OPINION: The en masse resignation of the Football Association of Malaysia’s (FAM) executive council was not only overdue -- it was inevitable.

For five months, since the scandal involving seven foreigners using forged documents to masquerade as Malaysians, FAM’s response has been incoherent, evasive, and ultimately indefensible.

When FIFA’s Disciplinary Committee ruled last September that the documents related to the seven foreign players were forged and imposed sanctions, FAM attempted to shield itself behind the Official Secrets Act, claiming it could not disclose details.

That excuse collapsed when the Home Minister revealed in Parliament that no such restrictions existed, even listing the requirements and procedures for citizenship that should have been followed.

https://www.malaysiakini.com/news/757474FAM’s appeal to FIFA’s Appeals Committee was swiftly dismissed. Undeterred, it escalated the matter to the Court of Arbitration for Sport (CAS), grandly declaring a “major war” to defend Malaysia’s football reputation.

But how does one wage war armed with forged documents? The birth certificates were fake; CAS will see the originals, leaving FAM humiliated and exposed.

Calls for accountability from former players and officials were brushed aside by then-acting president Yusoff Mahadi. Only when FIFA threatened suspension did he concede that the Exco would collectively step down saying, “if it is the best option.”

This reluctant resignation on Wednesday was not an act of leadership -- it was an act of survival.

Now, the Asian Football Confederation (AFC) has stepped in at FAM’s invitation to evaluate its governance, management, and administration.

AFC secretary-general Windsor Paul John has promised to identify weaknesses and set new benchmarks in line with modern football standards. Yet this intervention is itself an indictment: FAM could not clean its own house, so it had to call in outsiders.

But here lies the deeper issue -- transparency. Windsor has said the AFC will present its findings to stakeholders at the FAM congress. What about other stakeholders?

Why can the report be made public? What about the thousands of fans who bought tickets, filled stadiums, and shouted themselves hoarse in support of the national team?

What about the taxpayers whose RM30 million was squandered to “buy” seven foreign players under pretenses? How much was paid to agents? How much was spent on the foreign lawyers?

In many footballing nations, player salaries and transfers are transparent, published openly in the public domain. Why should Malaysians be kept in the dark when their money is at stake?

Details of players' salaries and contracts can be viewed at: https://www.capology.com/uk/premier-league/salaries/

The bottom line is simple: taxpayers have a right to know how their hard-earned money was spent, and fans deserve honesty from the institution that governs their beloved sport.

The resignations, while necessary, are only the first step. Malaysia once qualified for two Olympic Games -- Munich in 1972 and Moscow in 1980, although the latter was boycotted in protest of the Soviet invasion of Afghanistan.

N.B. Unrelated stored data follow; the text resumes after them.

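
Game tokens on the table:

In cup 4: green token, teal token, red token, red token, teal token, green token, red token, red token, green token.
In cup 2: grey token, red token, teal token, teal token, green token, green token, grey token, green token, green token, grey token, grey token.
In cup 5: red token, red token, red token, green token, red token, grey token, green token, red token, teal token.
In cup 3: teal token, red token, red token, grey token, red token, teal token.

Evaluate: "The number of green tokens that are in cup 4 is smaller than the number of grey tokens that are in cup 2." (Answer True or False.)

True

|green tokens in cup 4| = 3.
|grey tokens in cup 2| = 4.
The claim requires 3 < 4, which holds.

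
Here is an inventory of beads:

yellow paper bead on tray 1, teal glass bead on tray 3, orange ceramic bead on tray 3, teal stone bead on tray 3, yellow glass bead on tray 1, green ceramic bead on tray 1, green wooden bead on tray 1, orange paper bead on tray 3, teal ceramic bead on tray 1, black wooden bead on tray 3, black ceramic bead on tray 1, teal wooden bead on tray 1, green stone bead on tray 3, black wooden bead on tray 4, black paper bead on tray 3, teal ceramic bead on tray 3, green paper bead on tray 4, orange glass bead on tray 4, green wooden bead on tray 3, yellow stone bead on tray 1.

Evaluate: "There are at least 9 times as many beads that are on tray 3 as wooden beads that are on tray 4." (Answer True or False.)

|beads on tray 3| = 9.
|wooden beads on tray 4| = 1.
The claim requires 9 ≥ 9 × 1 = 9, which holds.

True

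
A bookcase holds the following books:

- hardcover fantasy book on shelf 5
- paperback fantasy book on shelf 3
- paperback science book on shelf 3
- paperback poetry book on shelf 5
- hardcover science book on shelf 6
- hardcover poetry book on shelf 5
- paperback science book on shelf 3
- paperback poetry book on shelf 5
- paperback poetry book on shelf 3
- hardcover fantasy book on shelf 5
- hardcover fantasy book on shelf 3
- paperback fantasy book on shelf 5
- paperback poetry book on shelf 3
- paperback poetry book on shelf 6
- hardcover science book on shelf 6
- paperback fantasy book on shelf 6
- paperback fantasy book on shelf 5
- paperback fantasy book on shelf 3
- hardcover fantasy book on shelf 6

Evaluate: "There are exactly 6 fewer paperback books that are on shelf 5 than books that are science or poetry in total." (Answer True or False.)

There are 4 paperback books on shelf 5.
There are 10 books that are science or poetry.
The claim requires 10 − 4 (= 6) to equal 6, which holds.

True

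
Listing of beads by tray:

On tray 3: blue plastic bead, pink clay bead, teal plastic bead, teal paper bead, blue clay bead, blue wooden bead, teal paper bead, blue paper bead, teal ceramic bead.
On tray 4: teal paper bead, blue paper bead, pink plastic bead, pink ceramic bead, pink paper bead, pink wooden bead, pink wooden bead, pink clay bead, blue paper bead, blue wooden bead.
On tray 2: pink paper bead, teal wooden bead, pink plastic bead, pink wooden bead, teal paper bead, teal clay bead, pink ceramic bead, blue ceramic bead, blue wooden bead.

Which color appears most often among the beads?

Counts by color: pink 11, blue 9, teal 8.
The maximum is 11, held uniquely by pink.

pink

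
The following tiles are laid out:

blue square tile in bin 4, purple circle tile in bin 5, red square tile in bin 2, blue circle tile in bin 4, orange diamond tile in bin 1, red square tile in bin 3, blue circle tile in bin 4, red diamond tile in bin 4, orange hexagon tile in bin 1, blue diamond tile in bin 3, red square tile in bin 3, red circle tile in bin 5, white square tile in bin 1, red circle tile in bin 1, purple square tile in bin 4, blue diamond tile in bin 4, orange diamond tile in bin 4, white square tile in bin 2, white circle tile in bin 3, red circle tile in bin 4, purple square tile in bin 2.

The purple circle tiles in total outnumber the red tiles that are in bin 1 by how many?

purple circle tiles: 1.
red tiles in bin 1: 1.
1 − 1 = 0.

0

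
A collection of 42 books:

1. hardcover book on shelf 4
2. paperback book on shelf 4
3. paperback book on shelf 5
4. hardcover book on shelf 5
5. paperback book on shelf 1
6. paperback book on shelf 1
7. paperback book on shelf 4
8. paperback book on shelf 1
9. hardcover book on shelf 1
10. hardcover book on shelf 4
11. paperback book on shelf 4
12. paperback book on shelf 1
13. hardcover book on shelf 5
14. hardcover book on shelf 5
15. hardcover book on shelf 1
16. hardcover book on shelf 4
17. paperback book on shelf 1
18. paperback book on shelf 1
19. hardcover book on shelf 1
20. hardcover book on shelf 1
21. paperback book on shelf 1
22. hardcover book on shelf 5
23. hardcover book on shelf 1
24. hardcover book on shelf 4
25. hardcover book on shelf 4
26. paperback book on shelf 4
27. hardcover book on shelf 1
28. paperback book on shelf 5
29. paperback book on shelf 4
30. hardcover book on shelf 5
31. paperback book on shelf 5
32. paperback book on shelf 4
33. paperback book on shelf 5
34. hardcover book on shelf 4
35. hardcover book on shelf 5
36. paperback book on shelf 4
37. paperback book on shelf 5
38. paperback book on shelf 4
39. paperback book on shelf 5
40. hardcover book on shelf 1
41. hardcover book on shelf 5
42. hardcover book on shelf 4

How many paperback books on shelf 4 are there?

8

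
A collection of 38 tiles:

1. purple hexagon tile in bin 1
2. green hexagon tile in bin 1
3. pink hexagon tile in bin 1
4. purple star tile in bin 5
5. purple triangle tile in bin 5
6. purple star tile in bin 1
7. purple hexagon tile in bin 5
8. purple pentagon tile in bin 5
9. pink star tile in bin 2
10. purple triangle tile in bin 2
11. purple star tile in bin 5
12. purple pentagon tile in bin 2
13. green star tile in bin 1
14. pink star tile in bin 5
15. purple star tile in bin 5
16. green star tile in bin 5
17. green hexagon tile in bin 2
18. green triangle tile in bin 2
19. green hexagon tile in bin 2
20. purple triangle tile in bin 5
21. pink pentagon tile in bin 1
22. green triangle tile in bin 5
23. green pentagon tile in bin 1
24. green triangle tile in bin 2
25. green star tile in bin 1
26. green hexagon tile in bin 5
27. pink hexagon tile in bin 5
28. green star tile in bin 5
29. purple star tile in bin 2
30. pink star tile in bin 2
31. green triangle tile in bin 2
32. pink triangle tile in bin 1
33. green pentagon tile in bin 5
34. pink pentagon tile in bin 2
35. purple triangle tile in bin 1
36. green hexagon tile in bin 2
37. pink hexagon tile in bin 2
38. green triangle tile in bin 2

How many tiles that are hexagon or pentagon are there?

16

hexagon: 10; pentagon: 6; together 10 + 6 = 16.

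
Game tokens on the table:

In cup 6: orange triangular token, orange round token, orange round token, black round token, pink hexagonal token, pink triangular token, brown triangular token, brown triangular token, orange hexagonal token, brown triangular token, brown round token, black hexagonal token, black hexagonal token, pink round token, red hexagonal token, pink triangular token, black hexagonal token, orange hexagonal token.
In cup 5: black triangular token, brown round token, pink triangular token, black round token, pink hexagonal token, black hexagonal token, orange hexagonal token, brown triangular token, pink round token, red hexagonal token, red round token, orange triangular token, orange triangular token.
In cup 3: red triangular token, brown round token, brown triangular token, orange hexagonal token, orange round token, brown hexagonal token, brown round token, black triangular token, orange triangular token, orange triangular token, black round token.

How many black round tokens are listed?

3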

Those achievements were built on passion, integrity, and leadership. Can we hope for a president as committed as Tunku Abdul Rahman, a secretary as diligent as Kwok Kin Keng, or partnerships as effective as Hamzah Abu Samah–Paul Murugasu and Sultan Ahmad Shah–Paul Mony?

What Malaysian football needs now is not just new faces, but a new code -- officials who are committed, dedicated, and whose integrity is beyond question. Governance must be rebuilt from the ground up, with transparency as its cornerstone.

The AFC’s report will be handed to FAM, but unless it is also made public, the exercise risks becoming another closed-door ritual. Malaysian football cannot afford to operate in secrecy any longer.

The scandal has already eroded trust, and only full accountability can restore it. The resignations mark the end of one chapter of mismanagement, but whether they mark the beginning of reform depends on what comes next.

If FAM truly wants to reclaim the glory days, it must embrace transparency, integrity, and the will to serve not itself, but the fans and taxpayers who keep the game alive.